THEY’RE WORRIED, AND THEY SHOULD BE: The Atlantic calls for COVID amnesty.
First of all, let me get this out of the way: Emily Oster, the author of the article I am about to eviscerate, doesn’t deserve the scorn I am about to heap on her.
Honestly, that’s true. She has generally been a voice of reason on COVID policy, and even when I disagree I respect her. She supported policies I considered and consider appalling, yet she always shared her reasoning and her doubts. Plus she vigorously opposed the COVID excuse to destroy education, and that deserves great respect.
Yet I am going to dump on her anyway, because while she as a person and thinker doesn’t deserve ridicule, her latest article in The Atlantic surely does. And since I am (usually) more concerned with ideas than personalities I am going to take liberties here. Still, I sincerely pre-apologize to Dr. Oster, and I hope that she can be as forgiving to me as she asks us to be toward COVID fascists. . . .
I in fact hold no animus towards people who made mistakes early on during the COVID pandemic. Either for the people who dismissed it as a minor problem (it wasn’t exactly minor–tons of people died), nor those who feared it could be the next Black Plague (even early on it clearly wasn’t, but given China’s very scary behavior before COVID spread outside its boundaries, it wasn’t irrational to fear that it was super dangerous).
Given these facts, I am and always was inclined to be generous in forgiving initial mistakes made when the pandemic hit. We saw citywide fumigation in China, hundreds in body bags, the inevitable media hype for ratings, and the initial inclination to overreact rather than under-react to avoid disaster. How can you not be scared?

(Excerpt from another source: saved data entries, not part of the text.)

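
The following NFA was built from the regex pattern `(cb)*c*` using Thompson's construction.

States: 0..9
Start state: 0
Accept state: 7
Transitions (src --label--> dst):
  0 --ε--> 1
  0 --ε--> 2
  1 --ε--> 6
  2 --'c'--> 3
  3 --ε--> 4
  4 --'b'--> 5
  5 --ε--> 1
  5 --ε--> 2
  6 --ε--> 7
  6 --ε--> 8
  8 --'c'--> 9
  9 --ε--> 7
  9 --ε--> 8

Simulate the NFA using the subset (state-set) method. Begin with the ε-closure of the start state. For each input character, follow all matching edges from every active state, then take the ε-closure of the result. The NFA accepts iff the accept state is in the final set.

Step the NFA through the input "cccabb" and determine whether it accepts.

Answer: REJECT

Derivation:
S₀ = ε-closure({0}) = {0,1,2,6,7,8}
'c' @ 1: {3,4,7,8,9}  [accepting]
'c' @ 2: {7,8,9}  [accepting]
'c' @ 3: {7,8,9}  [accepting]
'a' @ 4: {}  — dead — no transitions
rest 'bb' ignored (set empty)
end set {} — state 7 not in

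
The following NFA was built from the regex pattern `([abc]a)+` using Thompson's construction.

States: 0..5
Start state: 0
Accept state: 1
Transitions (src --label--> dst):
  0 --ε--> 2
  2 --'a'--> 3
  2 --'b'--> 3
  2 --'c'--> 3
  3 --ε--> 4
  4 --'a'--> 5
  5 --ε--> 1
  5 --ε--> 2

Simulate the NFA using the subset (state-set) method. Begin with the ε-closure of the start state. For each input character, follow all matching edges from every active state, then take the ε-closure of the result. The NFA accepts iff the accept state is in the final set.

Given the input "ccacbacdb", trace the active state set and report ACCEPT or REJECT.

S₀ = ε-closure({0}) = {0,2}
'c' @ 1: {3,4}
'c' @ 2: {}  — no active states
rest 'acbacdb' ignored (set empty)
end set {} — state 1 not in

Answer: REJECT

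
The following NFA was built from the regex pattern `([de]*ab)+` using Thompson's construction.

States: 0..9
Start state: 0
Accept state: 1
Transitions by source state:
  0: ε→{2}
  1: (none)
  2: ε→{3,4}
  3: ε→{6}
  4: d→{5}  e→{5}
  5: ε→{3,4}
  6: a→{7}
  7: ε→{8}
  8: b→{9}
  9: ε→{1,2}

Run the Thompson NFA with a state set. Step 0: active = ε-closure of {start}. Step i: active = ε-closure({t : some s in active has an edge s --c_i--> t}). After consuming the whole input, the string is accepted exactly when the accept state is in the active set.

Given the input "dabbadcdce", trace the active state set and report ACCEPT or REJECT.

Answer: REJECT

Derivation:
initial (ε-close {0}): {0,2,3,4,6}
'd' @ 1: {3,4,5,6}
'a' @ 2: {7,8}
'b' @ 3: {1,2,3,4,6,9}  [accepting]
'b' @ 4: {}  — dead — no transitions
rest 'adcdce' ignored (set empty)
final: {}; accept 1 not in set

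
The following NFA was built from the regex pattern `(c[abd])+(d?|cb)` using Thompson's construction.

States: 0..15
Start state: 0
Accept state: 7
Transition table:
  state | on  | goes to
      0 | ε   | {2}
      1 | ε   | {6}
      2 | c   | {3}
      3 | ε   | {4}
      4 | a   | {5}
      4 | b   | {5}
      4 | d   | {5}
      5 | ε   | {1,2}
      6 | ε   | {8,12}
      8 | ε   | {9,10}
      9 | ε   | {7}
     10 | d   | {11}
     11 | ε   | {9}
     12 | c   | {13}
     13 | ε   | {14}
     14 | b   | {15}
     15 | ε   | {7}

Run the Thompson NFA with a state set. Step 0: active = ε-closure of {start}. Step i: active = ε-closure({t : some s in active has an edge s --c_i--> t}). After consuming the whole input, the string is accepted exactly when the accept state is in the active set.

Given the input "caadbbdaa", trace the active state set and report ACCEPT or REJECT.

initial (ε-close {0}): {0,2}
'c' @ 1: {3,4}
'a' @ 2: {1,2,5,6,7,8,9,10,12}  (accept∈set)
'a' @ 3: {}  — no active states
rest 'dbbdaa' ignored (set empty)
end set {} — state 7 not in

Answer: REJECT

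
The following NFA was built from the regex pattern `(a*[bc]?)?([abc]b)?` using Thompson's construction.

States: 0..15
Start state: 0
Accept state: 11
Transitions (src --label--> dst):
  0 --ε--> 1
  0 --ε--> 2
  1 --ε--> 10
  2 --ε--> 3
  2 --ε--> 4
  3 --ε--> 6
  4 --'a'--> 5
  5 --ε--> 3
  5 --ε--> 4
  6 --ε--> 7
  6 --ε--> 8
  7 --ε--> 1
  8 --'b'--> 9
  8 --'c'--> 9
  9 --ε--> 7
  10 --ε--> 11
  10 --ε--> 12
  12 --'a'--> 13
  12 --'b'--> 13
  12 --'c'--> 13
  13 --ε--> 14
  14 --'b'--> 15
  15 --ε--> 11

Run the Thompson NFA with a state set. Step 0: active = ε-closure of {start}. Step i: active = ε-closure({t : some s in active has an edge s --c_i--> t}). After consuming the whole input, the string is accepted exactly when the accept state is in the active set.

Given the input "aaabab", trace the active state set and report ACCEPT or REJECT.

start: ε-closure({0}) = {0,1,2,3,4,6,7,8,10,11,12}
'a' @ 1: {1,3,4,5,6,7,8,10,11,12,13,14}  (accept∈set)
'a' @ 2: {1,3,4,5,6,7,8,10,11,12,13,14}  (accept∈set)
'a' @ 3: {1,3,4,5,6,7,8,10,11,12,13,14}  (accept∈set)
'b' @ 4: {1,7,9,10,11,12,13,14,15}  (accept∈set)
'a' @ 5: {13,14}
'b' @ 6: {11,15}  (accept∈set)
after full input: {11,15}  (accept=11 in)

Answer: ACCEPT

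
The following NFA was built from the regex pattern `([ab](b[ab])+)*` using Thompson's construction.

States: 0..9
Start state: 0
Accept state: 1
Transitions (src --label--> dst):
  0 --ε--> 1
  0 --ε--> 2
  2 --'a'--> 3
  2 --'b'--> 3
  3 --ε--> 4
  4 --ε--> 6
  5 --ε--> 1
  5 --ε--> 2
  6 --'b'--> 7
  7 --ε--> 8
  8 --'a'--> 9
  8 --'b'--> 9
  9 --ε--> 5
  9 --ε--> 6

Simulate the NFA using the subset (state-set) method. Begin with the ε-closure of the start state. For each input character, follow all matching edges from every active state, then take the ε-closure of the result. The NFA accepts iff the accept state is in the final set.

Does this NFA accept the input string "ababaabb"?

Answer: ACCEPT

Trace:
start: ε-closure({0}) = {0,1,2}
'a' @ 1: {3,4,6}
'b' @ 2: {7,8}
'a' @ 3: {1,2,5,6,9}  (accept∈set)
'b' @ 4: {3,4,6,7,8}
'a' @ 5: {1,2,5,6,9}  (accept∈set)
'a' @ 6: {3,4,6}
'b' @ 7: {7,8}
'b' @ 8: {1,2,5,6,9}  (accept∈set)
final: {1,2,5,6,9}; accept 1 in set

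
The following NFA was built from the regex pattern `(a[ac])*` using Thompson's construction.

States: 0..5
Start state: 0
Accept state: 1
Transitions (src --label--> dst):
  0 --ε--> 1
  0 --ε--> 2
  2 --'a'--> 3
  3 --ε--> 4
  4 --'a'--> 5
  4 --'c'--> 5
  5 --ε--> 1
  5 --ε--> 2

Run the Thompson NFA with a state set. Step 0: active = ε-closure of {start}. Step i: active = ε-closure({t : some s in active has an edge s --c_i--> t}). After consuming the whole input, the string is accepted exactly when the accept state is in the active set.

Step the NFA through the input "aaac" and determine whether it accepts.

start: ε-closure({0}) = {0,1,2}
'a' @ 1: {3,4}
'a' @ 2: {1,2,5}  (accept∈set)
'a' @ 3: {3,4}
'c' @ 4: {1,2,5}  (accept∈set)
final: {1,2,5}; accept 1 in set

Answer: ACCEPT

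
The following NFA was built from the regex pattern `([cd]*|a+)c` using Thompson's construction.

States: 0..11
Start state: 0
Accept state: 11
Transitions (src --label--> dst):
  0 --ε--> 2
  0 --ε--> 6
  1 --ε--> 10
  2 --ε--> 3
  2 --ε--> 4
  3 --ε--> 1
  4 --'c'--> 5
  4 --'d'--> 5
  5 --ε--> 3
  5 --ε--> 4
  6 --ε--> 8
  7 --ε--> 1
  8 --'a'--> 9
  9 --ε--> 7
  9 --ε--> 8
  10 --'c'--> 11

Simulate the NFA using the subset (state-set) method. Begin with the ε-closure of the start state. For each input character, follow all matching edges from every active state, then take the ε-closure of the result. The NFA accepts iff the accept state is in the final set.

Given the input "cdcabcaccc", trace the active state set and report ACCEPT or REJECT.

initial (ε-close {0}): {0,1,2,3,4,6,8,10}
'c' @ 1: {1,3,4,5,10,11}  (accept∈set)
'd' @ 2: {1,3,4,5,10}
'c' @ 3: {1,3,4,5,10,11}  (accept∈set)
'a' @ 4: {}  — dead — no transitions
rest 'bcaccc' ignored (set empty)
final: {}; accept 11 not in set

Answer: REJECT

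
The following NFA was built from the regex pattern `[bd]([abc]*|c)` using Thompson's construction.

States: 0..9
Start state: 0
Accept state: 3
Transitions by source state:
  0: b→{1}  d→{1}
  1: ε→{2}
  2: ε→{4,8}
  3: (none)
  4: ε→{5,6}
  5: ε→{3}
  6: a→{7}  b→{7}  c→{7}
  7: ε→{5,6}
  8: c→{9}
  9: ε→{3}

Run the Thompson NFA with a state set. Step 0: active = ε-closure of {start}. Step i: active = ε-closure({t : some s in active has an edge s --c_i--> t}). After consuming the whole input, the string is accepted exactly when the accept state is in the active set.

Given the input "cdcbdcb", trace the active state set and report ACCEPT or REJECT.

Answer: REJECT

Trace:
initial (ε-close {0}): {0}
'c' @ 1: {}  — state set empty
rest 'dcbdcb' ignored (set empty)
end set {} — state 3 not in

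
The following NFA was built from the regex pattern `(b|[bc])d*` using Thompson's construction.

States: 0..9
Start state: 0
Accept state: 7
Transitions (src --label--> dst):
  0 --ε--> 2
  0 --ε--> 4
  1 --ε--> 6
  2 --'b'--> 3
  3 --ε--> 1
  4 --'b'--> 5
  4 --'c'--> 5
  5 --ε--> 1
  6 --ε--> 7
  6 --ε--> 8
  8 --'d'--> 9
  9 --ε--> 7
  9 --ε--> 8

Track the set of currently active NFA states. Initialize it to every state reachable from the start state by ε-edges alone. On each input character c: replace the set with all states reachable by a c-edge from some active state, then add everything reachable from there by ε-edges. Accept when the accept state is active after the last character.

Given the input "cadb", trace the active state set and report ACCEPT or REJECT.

initial (ε-close {0}): {0,2,4}
'c' @ 1: {1,5,6,7,8}  (accept∈set)
'a' @ 2: {}  — no active states
rest 'db' ignored (set empty)
final: {}; accept 7 not in set

Answer: REJECT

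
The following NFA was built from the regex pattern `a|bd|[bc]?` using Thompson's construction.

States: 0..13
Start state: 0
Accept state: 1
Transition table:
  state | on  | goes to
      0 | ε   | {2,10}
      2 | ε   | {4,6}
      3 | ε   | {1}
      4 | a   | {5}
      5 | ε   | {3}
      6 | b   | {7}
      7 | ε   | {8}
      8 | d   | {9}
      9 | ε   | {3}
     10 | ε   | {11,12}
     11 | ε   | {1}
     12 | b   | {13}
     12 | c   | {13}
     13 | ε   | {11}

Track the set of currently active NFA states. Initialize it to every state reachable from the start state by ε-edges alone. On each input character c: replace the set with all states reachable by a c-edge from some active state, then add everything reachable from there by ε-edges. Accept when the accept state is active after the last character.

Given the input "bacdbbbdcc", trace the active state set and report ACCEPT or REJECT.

Answer: REJECT

Trace:
initial (ε-close {0}): {0,1,2,4,6,10,11,12}
'b' @ 1: {1,7,8,11,13}  [accepting]
'a' @ 2: {}  — dead — no transitions
rest 'cdbbbdcc' ignored (set empty)
end set {} — state 1 not in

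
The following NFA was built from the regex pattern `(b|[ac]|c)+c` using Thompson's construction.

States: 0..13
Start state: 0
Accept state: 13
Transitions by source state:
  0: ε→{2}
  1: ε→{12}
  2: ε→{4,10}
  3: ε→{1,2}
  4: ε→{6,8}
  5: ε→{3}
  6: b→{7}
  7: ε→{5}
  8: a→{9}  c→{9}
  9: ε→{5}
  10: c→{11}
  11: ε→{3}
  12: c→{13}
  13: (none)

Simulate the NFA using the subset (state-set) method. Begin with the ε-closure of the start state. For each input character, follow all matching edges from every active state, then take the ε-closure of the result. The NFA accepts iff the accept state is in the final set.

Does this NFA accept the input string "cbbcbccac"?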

Then facts came out, and not too long after the initial panic. It was clear that the COVID-19 virus was nasty, but was no plague, nor even a 1918 flu virus. It was a seriously nasty bug that targeted certain vulnerable populations, but left most people with a period of illness followed by a relatively quick recovery. Even “long-COVID” was more similar to Lyme disease than anything else. Nasty, unfortunately, but we live with worse.
In other words, the wisdom of the viciously attacked–to this day, mind you–Great Barrington Declaration has been vindicated. Once data started rolling in and the true scope of its danger was known, COVID became a political cause for the Left, not a public health issue. Public policy and social behavior was no longer grounded in any connection to reality and became a political signifier, and every single awful consequence that has come from the use of COVID as a political cudgel to attack those of us who demanded a rational, measured response is entirely blameworthy. The people who did this must pay a price.
COVID fanatics deserve every single bit of the consequences that are coming for them, and far far more than they will suffer.
I agree 100%.
UPDATE: A friend comments: “Best I can do is military tribunals.”